This is the third and final blog in this series looking at the best interview questions senior executives can ask, or be asked, as the final stages of an important recruitment competition are reached. Over the last two articles, I’ve considered some of the more innovative questions that interviewers can ask, and pondered as to what the ultimate interview question might be.

At executive level, I have stressed the importance of intelligent questions that, while they don’t necessarily have a “correct” answer, fire the imagination and test the speed of thought of your potential new colleague. In the USA, techies have been grappling with questions along the lines of “how many golf balls will fill a 747/bus/car?” but it appears that these are falling out of favour. However, there has seemingly been a revival of other random questions; like the following:

“If you had only six months left to live, what would you do with the time?”

"If you were a type of food/car, what type of food/car would you be?”                 

“If you won the lottery, what would you do with the money?”

“What’s your idea of a good night out?”            

“If you were a salad, what kind of dressing would you want?”

"Who would win a fight between Spiderman and Batman?"               

“Who do you admire most and why?”

“Who would you most like to have a beer with, and why?”

“In the news story of your life, what would the headline say?”

“What do you think of garden gnomes?”

“If Australians were the tallest people in the world, how would you prove it?”

“Pepsi or Coke?”

“What would I find in your refrigerator right now?”

“The last book you read was…?”

“Give me 7 things you can do with this pen?”

“If someone wrote a biography about you, what do you think the title should be?”

OK, enough.  You should have got one or two ideas for your next session on an interviewing panel (or to let you consider possible answers if you’re on the other side of the fence).  But I did promise you “the answer” to the question of what is the most useful interview question ever.  Based on the Google searches described in the first blog in this series, “the one answer” was traceable back to 2001 at least.  It is attributed to Lou Adler, CEO Adler Group, and in my searches it came up more than any other. It is:

“What single project or task would you consider your most significant accomplishment in your career to date?”

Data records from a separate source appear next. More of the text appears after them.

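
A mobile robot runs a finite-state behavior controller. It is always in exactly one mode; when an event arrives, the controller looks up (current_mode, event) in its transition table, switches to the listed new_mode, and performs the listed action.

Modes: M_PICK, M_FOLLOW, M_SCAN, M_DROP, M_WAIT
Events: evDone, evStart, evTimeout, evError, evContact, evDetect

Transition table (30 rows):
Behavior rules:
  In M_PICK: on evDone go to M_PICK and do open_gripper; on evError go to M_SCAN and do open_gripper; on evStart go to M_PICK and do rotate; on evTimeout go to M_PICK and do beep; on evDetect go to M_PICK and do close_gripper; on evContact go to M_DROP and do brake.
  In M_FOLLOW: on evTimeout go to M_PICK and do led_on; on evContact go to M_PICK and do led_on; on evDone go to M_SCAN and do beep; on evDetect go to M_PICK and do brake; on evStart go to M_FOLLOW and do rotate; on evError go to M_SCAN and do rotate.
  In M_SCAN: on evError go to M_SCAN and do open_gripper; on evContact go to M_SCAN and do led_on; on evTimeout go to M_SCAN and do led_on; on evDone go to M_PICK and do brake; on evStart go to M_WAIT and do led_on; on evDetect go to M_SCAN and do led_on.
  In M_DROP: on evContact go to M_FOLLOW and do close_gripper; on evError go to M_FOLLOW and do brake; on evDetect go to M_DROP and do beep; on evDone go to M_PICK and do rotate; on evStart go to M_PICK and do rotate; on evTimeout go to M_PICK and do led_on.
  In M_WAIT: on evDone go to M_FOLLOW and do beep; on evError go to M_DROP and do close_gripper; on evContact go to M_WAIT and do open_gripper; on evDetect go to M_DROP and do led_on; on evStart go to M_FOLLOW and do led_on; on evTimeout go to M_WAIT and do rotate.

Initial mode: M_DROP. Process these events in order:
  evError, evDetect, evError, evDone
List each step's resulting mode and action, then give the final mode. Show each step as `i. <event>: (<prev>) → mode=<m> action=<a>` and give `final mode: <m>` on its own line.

final mode: M_PICK

1. evError: (M_DROP) → mode=M_FOLLOW action=brake
2. evDetect: (M_FOLLOW) → mode=M_PICK action=brake
3. evError: (M_PICK) → mode=M_SCAN action=open_gripper
4. evDone: (M_SCAN) → mode=M_PICK action=brake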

Adler describes why it is so powerful, explaining that, while it’s important to ask other questions, this key one allows the interviewer to develop a raft of other associated questions that should reveal almost everything you might want to know about that candidate.  For example, you can ask about the team involved, the candidate’s role in that team, the timescale, the challenges overcome, the mistakes made and the results achieved, amongst many other things. It is undoubtedly a great question, allowing you, whether interviewer or interviewee, to get deep into all the key elements of personality, ability, experience and outcomes.

While you’re at it, and bearing in mind that Adler stressed the importance of this not being the only question asked, for what it’s worth here is my favourite interview question.  It has always made the interviewee stop in his or her tracks, think hard and then tell me something that reveals more about their personality than all those standard “other interests” sections of their CV/resume ever can. I usually ask it towards the end of the interview.  The question?

“Tell me something about yourself that would surprise me?” 

You can use it at your next interview, after you’ve asked that other great question above. Good luck and I hope that your next interview, no matter which side of the desk you’re sitting on, is a roaring success.